Their most recent project points toward applied agricultural technology — specifically low-cost optical sensing for food security — suggesting future collaboration opportunities in precision agriculture and crop quality assessment, rather than in physics.
How they like to work
The University of Missouri has never led an H2020 project; both participations are as a third-party contributor within large MSCA-RISE consortia. This is typical for non-EU institutions, which cannot formally coordinate H2020 grants but can participate as associated partners providing specific research capacity. Their 50 unique consortium partners across 17 countries — despite only two projects — signals that both consortia were large, international networks, which is characteristic of MSCA-RISE exchanges designed for wide staff mobility.

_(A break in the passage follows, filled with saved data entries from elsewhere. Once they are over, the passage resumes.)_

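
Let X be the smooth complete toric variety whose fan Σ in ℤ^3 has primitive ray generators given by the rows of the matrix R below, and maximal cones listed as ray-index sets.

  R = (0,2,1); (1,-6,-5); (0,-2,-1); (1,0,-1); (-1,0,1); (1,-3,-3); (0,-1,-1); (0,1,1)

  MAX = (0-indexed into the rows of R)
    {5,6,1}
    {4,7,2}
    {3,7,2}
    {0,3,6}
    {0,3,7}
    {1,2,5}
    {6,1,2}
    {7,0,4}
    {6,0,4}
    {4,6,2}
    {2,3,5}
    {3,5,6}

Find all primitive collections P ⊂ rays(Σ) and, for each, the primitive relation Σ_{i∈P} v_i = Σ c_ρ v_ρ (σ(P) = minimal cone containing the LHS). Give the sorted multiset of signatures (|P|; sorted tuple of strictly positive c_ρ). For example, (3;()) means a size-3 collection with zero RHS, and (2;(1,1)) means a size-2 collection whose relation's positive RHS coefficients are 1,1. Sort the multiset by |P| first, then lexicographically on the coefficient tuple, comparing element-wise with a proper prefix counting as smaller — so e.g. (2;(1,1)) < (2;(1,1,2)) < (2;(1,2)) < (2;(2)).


The 12 primitive collections of Σ (r=8, n=3):

  {0,2}:  v_{0} + v_{2} = 0 ; sig = (2;())
  {3,4}:  v_{3} + v_{4} = 0 ; sig = (2;())
  {6,7}:  v_{6} + v_{7} = 0 ; sig = (2;())
  {0,1}:  v_{0} + v_{1} = v_{5} + v_{6} ; sig = (2;(1,1))
  {0,5}:  v_{0} + v_{5} = v_{3} + v_{6} ; sig = (2;(1,1))
  {1,7}:  v_{1} + v_{7} = v_{2} + v_{5} ; sig = (2;(1,1))
  {4,5}:  v_{4} + v_{5} = v_{2} + v_{6} ; sig = (2;(1,1))
  {5,7}:  v_{5} + v_{7} = v_{2} + v_{3} ; sig = (2;(1,1))
  {1,3}:  v_{1} + v_{3} = 2·v_{5} ; sig = (2;(2))
  {1,4}:  v_{1} + v_{4} = 2·v_{2} + 2·v_{6} ; sig = (2;(2,2))
  {2,3,6}:  v_{2} + v_{3} + v_{6} = v_{5} ; sig = (3;(1))
  {2,5,6}:  v_{2} + v_{5} + v_{6} = v_{1} ; sig = (3;(1))

Hence PRS(X_Σ) =
    (2;())
    (2;())
    (2;())
    (2;(1,1))
    (2;(1,1))
    (2;(1,1))
    (2;(1,1))
    (2;(1,1))
    (2;(2))
    (2;(2,2))
    (3;(1))
    (3;(1))


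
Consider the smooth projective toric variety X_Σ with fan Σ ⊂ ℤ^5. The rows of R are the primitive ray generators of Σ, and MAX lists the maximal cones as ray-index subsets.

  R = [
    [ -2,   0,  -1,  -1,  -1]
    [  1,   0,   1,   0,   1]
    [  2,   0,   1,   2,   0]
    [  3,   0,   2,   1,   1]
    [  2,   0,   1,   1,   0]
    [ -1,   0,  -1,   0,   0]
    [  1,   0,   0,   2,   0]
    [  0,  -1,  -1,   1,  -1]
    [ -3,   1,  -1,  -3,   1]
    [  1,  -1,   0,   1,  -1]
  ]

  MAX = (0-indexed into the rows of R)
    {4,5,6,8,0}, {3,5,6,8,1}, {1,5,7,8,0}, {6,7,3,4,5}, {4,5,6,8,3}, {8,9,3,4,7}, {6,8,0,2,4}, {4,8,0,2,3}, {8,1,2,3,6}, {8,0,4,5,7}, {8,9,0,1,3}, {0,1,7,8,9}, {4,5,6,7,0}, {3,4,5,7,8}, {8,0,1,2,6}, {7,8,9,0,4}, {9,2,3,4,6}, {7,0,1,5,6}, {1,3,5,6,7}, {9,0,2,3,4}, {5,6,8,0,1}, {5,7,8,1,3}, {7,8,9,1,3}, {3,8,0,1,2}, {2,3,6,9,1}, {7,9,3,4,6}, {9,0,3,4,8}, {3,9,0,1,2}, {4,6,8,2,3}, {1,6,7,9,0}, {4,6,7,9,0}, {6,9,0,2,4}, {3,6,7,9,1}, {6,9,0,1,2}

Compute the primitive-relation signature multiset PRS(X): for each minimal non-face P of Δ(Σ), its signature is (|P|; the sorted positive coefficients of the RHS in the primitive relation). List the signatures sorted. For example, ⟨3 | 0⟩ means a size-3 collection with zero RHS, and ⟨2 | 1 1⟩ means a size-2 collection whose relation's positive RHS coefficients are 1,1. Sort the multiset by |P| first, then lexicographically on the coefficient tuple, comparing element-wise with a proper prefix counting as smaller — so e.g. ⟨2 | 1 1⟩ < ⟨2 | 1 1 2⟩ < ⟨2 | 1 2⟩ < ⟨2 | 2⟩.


10 minimal non-faces of Δ(Σ) (on 10 rays):

  P = {1,4}:  v_{1} + v_{4} = v_{3} — sig = ⟨2 | 1⟩
  P = {2,5}:  v_{2} + v_{5} = v_{6} — sig = ⟨2 | 1⟩
  P = {5,9}:  v_{5} + v_{9} = v_{7} — sig = ⟨2 | 1⟩
  P = {2,7}:  v_{2} + v_{7} = v_{6} + v_{9} — sig = ⟨2 | 1 1⟩
  P = {0,3,5}:  v_{0} + v_{3} + v_{5} = 0 — sig = ⟨3 | 0⟩
  P = {2,8,9}:  v_{2} + v_{8} + v_{9} = 0 — sig = ⟨3 | 0⟩
  P = {0,3,6}:  v_{0} + v_{3} + v_{6} = v_{2} — sig = ⟨3 | 1⟩
  P = {0,3,7}:  v_{0} + v_{3} + v_{7} = v_{9} — sig = ⟨3 | 1⟩
  P = {6,8,9}:  v_{6} + v_{8} + v_{9} = v_{5} — sig = ⟨3 | 1⟩
  P = {6,7,8}:  v_{6} + v_{7} + v_{8} = 2·v_{5} — sig = ⟨3 | 2⟩

Hence PRS(X_Σ) =
{ ⟨2 | 1⟩ ×3,  ⟨2 | 1 1⟩,  ⟨3 | 0⟩ ×2,  ⟨3 | 1⟩ ×3,  ⟨3 | 2⟩ }


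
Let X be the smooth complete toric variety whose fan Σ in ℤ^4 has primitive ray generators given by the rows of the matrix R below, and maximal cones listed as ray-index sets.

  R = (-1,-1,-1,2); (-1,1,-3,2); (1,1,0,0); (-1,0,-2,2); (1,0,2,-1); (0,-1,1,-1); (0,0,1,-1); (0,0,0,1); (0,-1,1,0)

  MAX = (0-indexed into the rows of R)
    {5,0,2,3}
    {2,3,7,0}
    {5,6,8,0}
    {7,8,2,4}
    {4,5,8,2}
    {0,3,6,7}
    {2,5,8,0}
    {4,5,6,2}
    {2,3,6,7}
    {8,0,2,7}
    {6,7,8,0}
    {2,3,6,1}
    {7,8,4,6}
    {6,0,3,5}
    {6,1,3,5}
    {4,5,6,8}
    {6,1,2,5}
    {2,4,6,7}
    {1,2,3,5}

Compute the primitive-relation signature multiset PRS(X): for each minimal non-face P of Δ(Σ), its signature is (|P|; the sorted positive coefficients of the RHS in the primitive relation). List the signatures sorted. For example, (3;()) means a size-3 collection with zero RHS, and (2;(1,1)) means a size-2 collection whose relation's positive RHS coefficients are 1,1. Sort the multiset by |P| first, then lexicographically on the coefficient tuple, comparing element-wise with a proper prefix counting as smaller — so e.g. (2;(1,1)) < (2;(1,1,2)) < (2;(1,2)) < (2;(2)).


Primitive collections (11):

  • {1,8}:  v_{1} + v_{8} = v_{3}  ⟹  sig = (2;(1))
  • {3,4}:  v_{3} + v_{4} = v_{7}  ⟹  sig = (2;(1))
  • {3,8}:  v_{3} + v_{8} = v_{0}  ⟹  sig = (2;(1))
  • {5,7}:  v_{5} + v_{7} = v_{8}  ⟹  sig = (2;(1))
  • {0,4}:  v_{0} + v_{4} = v_{7} + v_{8}  ⟹  sig = (2;(1,1))
  • {1,4}:  v_{1} + v_{4} = v_{2} + v_{3} + v_{6}  ⟹  sig = (2;(1,1,1))
  • {1,7}:  v_{1} + v_{7} = v_{2} + 2·v_{3} + v_{6}  ⟹  sig = (2;(1,1,2))
  • {0,1}:  v_{0} + v_{1} = 2·v_{3}  ⟹  sig = (2;(2))
  • {0,2,6}:  v_{0} + v_{2} + v_{6} = v_{7}  ⟹  sig = (3;(1))
  • {2,6,8}:  v_{2} + v_{6} + v_{8} = v_{4}  ⟹  sig = (3;(1))
  • {2,3,5,6}:  v_{2} + v_{3} + v_{5} + v_{6} = 0  ⟹  sig = (4;())

Hence PRS(X_Σ) =
{ (2;(1)) ×4,  (2;(1,1)),  (2;(1,1,1)),  (2;(1,1,2)),  (2;(2)),  (3;(1)) ×2,  (4;()) }


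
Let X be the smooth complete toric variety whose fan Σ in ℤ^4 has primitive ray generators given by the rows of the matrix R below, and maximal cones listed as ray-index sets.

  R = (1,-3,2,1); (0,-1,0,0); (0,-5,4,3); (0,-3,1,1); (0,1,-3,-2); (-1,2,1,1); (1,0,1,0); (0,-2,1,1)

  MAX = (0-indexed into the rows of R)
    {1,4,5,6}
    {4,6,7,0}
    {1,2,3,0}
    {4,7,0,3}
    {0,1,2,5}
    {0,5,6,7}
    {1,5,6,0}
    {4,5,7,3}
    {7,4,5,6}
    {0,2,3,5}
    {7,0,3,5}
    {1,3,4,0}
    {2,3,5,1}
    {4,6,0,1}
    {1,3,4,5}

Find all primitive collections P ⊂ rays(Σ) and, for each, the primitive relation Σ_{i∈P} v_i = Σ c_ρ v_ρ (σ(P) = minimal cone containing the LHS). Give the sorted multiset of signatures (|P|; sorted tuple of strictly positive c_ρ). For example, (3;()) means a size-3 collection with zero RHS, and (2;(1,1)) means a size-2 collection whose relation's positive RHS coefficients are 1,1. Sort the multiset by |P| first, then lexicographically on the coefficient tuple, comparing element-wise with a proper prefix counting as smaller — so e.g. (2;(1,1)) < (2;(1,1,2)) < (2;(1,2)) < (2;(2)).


The 7 primitive collections of Σ (r=8, n=4):

  • {1,7}:  v_{1} + v_{7} = v_{3} ; sig = (2;(1))
  • {3,6}:  v_{3} + v_{6} = v_{0} ; sig = (2;(1))
  • {2,4}:  v_{2} + v_{4} = v_{1} + v_{3} ; sig = (2;(1,1))
  • {2,6}:  v_{2} + v_{6} = 2·v_{0} + v_{1} + v_{5} ; sig = (2;(1,1,2))
  • {2,7}:  v_{2} + v_{7} = v_{0} + 2·v_{3} + v_{5} ; sig = (2;(1,1,2))
  • {0,4,5}:  v_{0} + v_{4} + v_{5} = 0 ; sig = (3;())
  • {0,1,3,5}:  v_{0} + v_{1} + v_{3} + v_{5} = v_{2} ; sig = (4;(1))

Hence PRS(X_Σ) =
[(2;(1)), (2;(1)), (2;(1,1)), (2;(1,1,2)), (2;(1,1,2)), (3;()), (4;(1))]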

The organization has reached 50 unique partners across 17 countries through just two projects, reflecting the wide-network structure of MSCA-RISE schemes. Their connections span both physics research institutes (EU and Japan) and agricultural research organizations.
What sets them apart
As a US institution, the University of Missouri offers H2020 consortia something most European partners cannot: a credible, well-funded American research university for transatlantic staff exchanges, adding a non-EU dimension that strengthens MSCA-RISE applications. Missouri S&T in particular has recognized strength in engineering instrumentation, which bridges their physics detector work and their agricultural sensing work. For a European consortium seeking a US academic partner with both hard-science credentials and agricultural technology capacity, this combination is uncommon.
Highlights from their portfolio
- NEWSA rare trilateral EU-US-Japan collaboration in fundamental physics spanning gravitational wave astronomy, x-ray polarimetry, and particle detector development — one of the most scientifically ambitious MSCA-RISE networks in the dataset.
- CropYQualT-CECA long-duration project (2020–2026) focused on building low-cost multispectral and NIRs sensing systems for food crops under climate stress, with direct food-security implications across multiple staple crops.